Intellectual Property
Protect your brand with trade marks for your business name and logo, and ensure you don’t infringe someone else’s rights. It’s worth considering an application to register your trade mark early, particularly as your marketing ramps up.
Online Sales And Platforms
If you sell or operate online, publish clear Website Terms and Conditions that explain how your site can be used, how orders work, and where your responsibility is limited in a lawful way. Pair these with accurate product descriptions and pricing to support fair trading compliance.
Advertising And Promotions
Promotions and pricing need to be accurate and supported by evidence. If you run sales events, loyalty programs or comparative advertising, make sure your team understands the boundaries and that your claims align with the obligations that apply to advertised price laws and unfair practices rules.
What Legal Documents Should You Put In Place?
Good documents make compliance practical. They set expectations clearly, train your team to follow the rules and give you a record if a complaint lands on your desk. Depending on your model, consider the following.
- Customer Terms and Conditions: Explain what you sell, how payment works, delivery or performance timeframes, cancellations, and how you handle returns and remedies under the ACL.
- Website Terms and Conditions: If you trade online, your Website Terms and Conditions define how customers use your site, protect your IP, and outline limitations of liability in a transparent way.
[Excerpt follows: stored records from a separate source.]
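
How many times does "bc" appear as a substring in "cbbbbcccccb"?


Searching for "bc" in "cbbbbcccccb"
Scanning each position:
  Position 0: "cb" => no
  Position 1: "bb" => no
  Position 2: "bb" => no
  Position 3: "bb" => no
  Position 4: "bc" => MATCH
  Position 5: "cc" => no
  Position 6: "cc" => no
  Position 7: "cc" => no
  Position 8: "cc" => no
  Position 9: "cb" => no
Total occurrences: 1

1


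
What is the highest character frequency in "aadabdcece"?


Input: aadabdcece
Character counts:
  'a': 3
  'b': 1
  'c': 2
  'd': 2
  'e': 2
Maximum frequency: 3

3


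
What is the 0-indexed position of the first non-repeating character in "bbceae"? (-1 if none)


Input: bbceae
Character frequencies:
  'a': 1
  'b': 2
  'c': 1
  'e': 2
Scanning left to right for freq == 1:
  Position 0 ('b'): freq=2, skip
  Position 1 ('b'): freq=2, skip
  Position 2 ('c'): unique! => answer = 2

2


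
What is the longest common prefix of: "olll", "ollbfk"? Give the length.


Words: olll, ollbfk
  Position 0: all 'o' => match
  Position 1: all 'l' => match
  Position 2: all 'l' => match
  Position 3: ('l', 'b') => mismatch, stop
LCP = "oll" (length 3)

3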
- Privacy Policy: If the Privacy Act applies to your business, you must publish a compliant Privacy Policy. Even if it doesn’t, a short, accurate policy helps set customer expectations about data use.
- Employment Contracts: Use a clear Employment Contract for each employee, aligned with awards or enterprise agreements, and include policies for acceptable conduct and complaints handling.
- Supplier or Service Agreements: Lock in price, quality standards, delivery terms, IP ownership and liability allocation with suppliers and contractors.
- Non-Disclosure Agreement (NDA): Use an NDA when sharing confidential information with partners, contractors or prospective investors.
- Trade Mark Protection: Protect your brand identity and reduce copycat risk by seeking to register your trade mark for your name and logo in the relevant classes.
You won’t necessarily need every document from day one, but most businesses will benefit from several of these. The key is that they’re accurate for your operations and reflect your obligations under the ACL and SA fair trading framework.
Key Takeaways
- The Fair Trading Act 1987 (SA) supports a fair, transparent marketplace in South Australia and works alongside the Australian Consumer Law.
- Focus on truthful advertising, accurate pricing, fair sales practices, product safety information and responsive dispute handling to meet your obligations.
- Map your legal risks early, choose a suitable business structure, and embed compliance into your everyday processes and training.
- Check other key areas that often apply: ACL rules, privacy and data obligations, employment law, IP protection and online trading terms.
- Use clear contracts and policies - customer terms, Website Terms and Conditions, Privacy Policy (where required), Employment Contracts and NDAs - to make compliance practical and consistent.
- Regular reviews keep you on track, especially when products, prices or sales channels change, or when you start selling interstate.